La gestion du travail est le facteur le plus important qui détermine les résultats de l'accouchement.
Mais ce qui est encore plus surprenant, c'est que la méthode de gérer un deuxième accouchement a eu le plus grand impact sur le deuxième accouchement que tout autre facteur. Parmi toutes les femmes participant à l'étude (13 831), celles qui ont bénéficié d'une accélération du travail (1 034) avaient un taux de césarienne significativement plus élevé pour leur deuxième accouchement (7,6%) que les femmes qui n'ont pas bénéficié d'une accélération du travail et qui n'ont pas été induites (1,1%).

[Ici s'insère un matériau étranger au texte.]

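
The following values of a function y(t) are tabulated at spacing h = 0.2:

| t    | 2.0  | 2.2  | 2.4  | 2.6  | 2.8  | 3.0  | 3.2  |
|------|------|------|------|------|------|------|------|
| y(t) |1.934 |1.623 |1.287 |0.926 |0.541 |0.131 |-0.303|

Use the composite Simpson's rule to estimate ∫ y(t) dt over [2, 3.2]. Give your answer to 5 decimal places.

1.06713

h = 0.2, n = 6.
(h/3)·[y₀ + 4y₁ + 2y₂ + 4y₃ + 2y₄ + 4y₅ + y₆] = 0.066667·(16.007) = 1.06713.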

Les femmes dont le travail a été déclenché pour leur deuxième enfant avaient un taux d'accouchement par césarienne de 3,3%.

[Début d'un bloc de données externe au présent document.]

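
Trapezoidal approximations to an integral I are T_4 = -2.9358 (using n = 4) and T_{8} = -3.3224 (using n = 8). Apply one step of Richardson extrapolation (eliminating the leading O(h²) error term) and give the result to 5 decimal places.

R = (4·T_{8} − T_4) / 3 = (4·(-3.3224) − (-2.9358))/3 = (-10.3538)/3 = -3.45127.

-3.45127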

Lorsque le deuxième travail s'est déroulé de lui-même, sans induction ni augmentation, la grande majorité des bébés sont nés sans intervention (94,6%). Mais si le deuxième travail a été déclenché par induction, seuls 88,9% sont nés sans intervention, et si la mère a bénéficié d'une augmentation, ce chiffre est tombé à 76,8%.
Lorsque le deuxième travail s'est déroulé de lui-même, sans induction ni augmentation, la grande majorité des bébés sont nés sans intervention (94,6%). Mais si le deuxième travail a été déclenché par induction, seuls 88,9% sont nés sans intervention, et si la mère a bénéficié d'une augmentation, ce chiffre est tombé à 76,8%.
En outre, les femmes dont le travail a été accéléré ont 14,1% de chances d'accoucher par forceps, contre seulement 4% pour les femmes dont le travail a progressé sans intervention. L'accouchement par forceps est également beaucoup plus fréquent chez les femmes qui ont été induites pour leur deuxième bébé, avec un taux élevé de 8,2%.
Le tableau ci-dessous présente les résultats complets de l'étude, en mettant en évidence les liens entre la façon dont un deuxième accouchement a été géré et la façon dont le deuxième bébé a été mis au monde.
| Méthode d'accouchement lors de la deuxième grossesse | |||||
| Type de deuxième accouchement | Spontané | Le vide | Pince | Césarienne S. | |
| Spontané | 10,846 (78.5%) | 10,261 (94.6%) | 33 (0.3%) | 433 (4%) | 119 (1.1%) |
| Induction | 1,933 (14%) | 1,700 (88.9%) | 11 (0.6%) | 158 (8.2%) | 64 (3.3%) |
| Augmentation | 1,034 (7.5%) | 794 (76.8%) | 15 (1.5%) | 146 (14.1%) | 79 (7.6%) |
Le bilan
Que vous soyez enceinte de votre premier ou de votre deuxième enfant, que vous envisagiez de l'être à l'avenir ou qu'une personne de votre entourage soit enceinte ou sur le point de l'être, ces informations permettent aux femmes de savoir comment les interventions pendant le travail peuvent influer sur les accouchements futurs. Elles permettent également de se rassurer en se disant que même si le premier accouchement ne se déroule pas comme prévu, il est possible d'en tirer profit. exactement comme prévu-les chances sont encore très élevées qu'un deuxième accouchement vaginal spontané soit possible (surtout s'il est géré d'une manière propice à l'accouchement vaginal).
La clé est de trouver une bonne équipe médicale qui écoutera vos préoccupations, parlera de ces scénarios et discutera de son approche afin que vous ayez la confiance nécessaire pour gérer l'accouchement d'une première grossesse et de toutes les autres à venir.
Vous voulez plus d'informations sur les AVAC, comment éviter les interventions pendant le travail et l'accouchement, les raisons d'être induit (ou d'éviter l'induction), et plus encore ? Ne manquez pas de consulter le site Natural Womanhood's Section de ressources sur le travail et l'accouchement.